Use the key of the priority queue to keep track of the minimum distance from A to others.
Note:
Heap-Order: for every node v other than the root,
key(v) >= key(parent(v))

```
Store all V in priority queue Q
for each u in Q
key[u] = infinity
parent[u] = NUL
key[r] = 0
while (Q is not empty)
u = EXTRACT_MIN(Q)
for (each v in adj[u])
// v belongs to others but not the buidling tree
// update its minimum distance if edge is smaller than its expected value before
if (v belongs to Q && key[v] > w(u,v) )
key[v] = w(u, v)
parent[v] = u
```

## Running time analysis

While loop executes V times EXTRACT_MIN(Q) : log V => V log V

The for loop (each v in adj[u]): total executes 2E times decrease key operation : log V => E log V

Overall running time: (V log V + E log V) = E log V // E always > V

# Kruskal Algorithm

Add the edges according to the increasing weight, as long as the operation will not violate the minimum tree property.

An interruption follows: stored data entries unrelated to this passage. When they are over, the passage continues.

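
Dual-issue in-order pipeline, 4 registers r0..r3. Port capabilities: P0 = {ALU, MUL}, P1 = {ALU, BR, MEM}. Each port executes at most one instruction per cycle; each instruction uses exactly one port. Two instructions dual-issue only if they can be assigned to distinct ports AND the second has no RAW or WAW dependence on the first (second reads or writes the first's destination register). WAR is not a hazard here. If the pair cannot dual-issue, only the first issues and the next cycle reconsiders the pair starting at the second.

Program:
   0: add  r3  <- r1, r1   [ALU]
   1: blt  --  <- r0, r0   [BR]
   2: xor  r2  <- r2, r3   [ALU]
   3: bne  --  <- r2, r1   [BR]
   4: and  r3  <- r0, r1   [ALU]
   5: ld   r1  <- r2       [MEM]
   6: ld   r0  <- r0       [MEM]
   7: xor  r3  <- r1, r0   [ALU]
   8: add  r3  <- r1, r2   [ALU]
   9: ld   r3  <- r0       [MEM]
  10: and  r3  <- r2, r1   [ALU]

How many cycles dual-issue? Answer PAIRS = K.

0. add;blt @i0/i1  | dual
1. xor @i2  | RAW r2
2. bne;and @i3/i4  | dual
3. ld @i5  | no-port MEM/MEM
4. ld @i6  | RAW r0
5. xor @i7  | WAW r3
6. add @i8  | WAW r3
7. ld @i9  | WAW r3
8. and @i10  | tail

PAIRS = 2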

It uses a disjoint set to keep track the grouping of vertexes, as long as the edge(u, v) where u and v are not in the same group, the edge is safe to be added.

```
A = {} // tree under construction
Sort the edges of E by weights by increasing order
for each v in G
MAKE_SET(v) // every one belongs to its own group initially
for each edge(u, v) in E
if (FIND_SET(u) != FIND_SET(v))
A union (u, v)
UNION(u, v) // they are the same group now
return A
```

## Running time analysis

- sort edges: E log E
- for loop V times: MAKE_SET: log V
- for loop execcutes E times FIND_SET and UNION: log V

Combine 2 & 3 we ge V+E log V => E log V => combine with (1) E log E Overall Running time: E log E

## Disjoint Set Implemented by array

Every child remember its parent index The parent remeber its size (-ve)

```
int Find(int element){
if (nodes[element] < 0)
return element;
else
return nodes[element] = Find(nodes[element]);
}
void UnionSet(int set1, int set2){
nodes[set1] += nodes[set2];
nodes[set2] = set1;
}
int Union(int element1, int element2){
int root1 = Find(element1);
int root2 = Find(element2);
if (root1 == root2) // reject if form a cycle
return 0;
if (nodes[root1] < nodes[root2]) // root1 has more elements than root2
UnionSet(root1, root2);
else
UnionSet(root2, root1);
return 1;
}
```

## Differene between Prim algorihtm and Kruskal algorithm

Prim requires a connected graph, Kruskal can work on unconnected group in which many MST can be formed. Every step in prim is a partial solution.

## Application of MST

MST algorihtm can be also used to build spanning tree based on each side

```
for (int i=0; i<m; i++){
// based on each side, try to build a spanning tree with bigger side
// compare their slimness
for (int j=1; j<=n; j++){
nodes[j] = -1;
}
Edge b = edges[i];
Union(b.u, b.v);
int largest = b.c;
int smallest = b.c;
for (int j=i+1; j<m; j++){
Edge c = edges[j];
Union(c.u, c.v);
}
}
```

k - cluster with mini distance between point = MST - k most expensive edges.